Но, признаюсь тебе, я тоже люблю шокировать других.
Однако не так, как Клодий. У меня это просто забавная выходка или соленая шутка на чей-либо счет. Большей частью.
Например, однажды я заметил, что запах изо рта у Эмилия хуже вони у него же из задницы, потому что у последней, по крайней мере, отсутствуют его длинные гнилые зубы, – которые похожи на деревянные брусья, не дающие навозу вываливаться наземь из повозки. Одну из поэм я посвятил Руфусу, от которого воняет, как из преисподней. Я сочинил – в форме сонета – историю о том, что у него под мышкой прячется сексуально возбужденный козел, отпугивающий женщин. Или о Фуриусе, который настолько скуп, что не хочет испражняться. Я написал, что его нечастый стул сух, как бобы, и пахнет розовыми лепестками.

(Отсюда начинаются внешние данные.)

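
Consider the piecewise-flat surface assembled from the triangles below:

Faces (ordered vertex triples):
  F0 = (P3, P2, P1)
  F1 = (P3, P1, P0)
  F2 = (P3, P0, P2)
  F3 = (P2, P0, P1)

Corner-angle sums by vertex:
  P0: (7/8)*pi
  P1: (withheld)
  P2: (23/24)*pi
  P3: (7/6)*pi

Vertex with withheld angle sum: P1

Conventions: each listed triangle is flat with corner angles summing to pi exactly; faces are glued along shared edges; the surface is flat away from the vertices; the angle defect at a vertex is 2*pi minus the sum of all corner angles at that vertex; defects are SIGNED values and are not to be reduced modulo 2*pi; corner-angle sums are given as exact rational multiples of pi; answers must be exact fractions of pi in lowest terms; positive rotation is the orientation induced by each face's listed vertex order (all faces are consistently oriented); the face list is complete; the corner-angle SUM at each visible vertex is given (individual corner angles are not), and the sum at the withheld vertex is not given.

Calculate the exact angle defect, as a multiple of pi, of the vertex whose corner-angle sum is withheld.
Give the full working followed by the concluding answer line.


V = 4, E = 6, F = 4; chi = V - E + F = 2
Gauss-Bonnet: total defect = 2*pi*chi = 4*pi; visible defects sum to 3*pi

Answer: defect(P1) = pi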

Мои излюбленные жертвы – другие писатели. Я позволяю себе оскорблять самые лучшие их труды. Никудышную бумагу, перепачканную «Анналами» Волузия[79], я называю не иначе как cacata carta[80]; я умудряюсь испоганить даже предмет любви, к которому обращены их унылые речи.
А когда я не могу оскорбить кого-нибудь, кого знаю, то всегда готов разразиться анонимными остротами, грязными, естественно. Мужской член в моем изложении – это колбаска, которая сама для себя делает подливу.
Отец присылает умоляющие письма из Вероны, потому как здоровье мое продолжает ухудшаться. Иногда я приезжаю домой, но только Рим – единственное подходящее место для того, чье сердце медленно растрескивается у него на глазах. Рим, а не нежная красота Сирмионе, от которой наворачиваются слезы, или холмистые поля у озера.
Рим дает мне массу материала для моих метафор. Увечья, наносимые Клодией моим чувствам, ежедневно наносятся в общественных местах Рима, причем куда более грубыми орудиями пыток: бичом, бочкой кипящей смолы, дыбой, хлыстами со шпорами и пылающими факелами, которыми прижигают кожу. Каждый день я прохожу мимо мужчин, распятых или согнувшихся пополам на маленькой дыбе. Я вхожу в открытую дверь и вижу раба, которого истязают кнутом в атриуме[81] (подобное наказание всегда стараются сделать как можно более публичным, дабы пресечь дальнейшее неповиновение). Я вижу, как палачи направляются к преступникам, дабы пытать и казнить их на городской площади. Я видел посаженные на кол тела у Эсквилинских ворот[82]. Даже редиска и кефаль, предположительно безвредные продукты, употребляемые в пищу, применяются в качестве болезненных суппозиториев[83] для наказания виновных в прелюбодеянии, причем опять-таки в общественном месте, чтобы толпа видела боль и унижение себе подобных.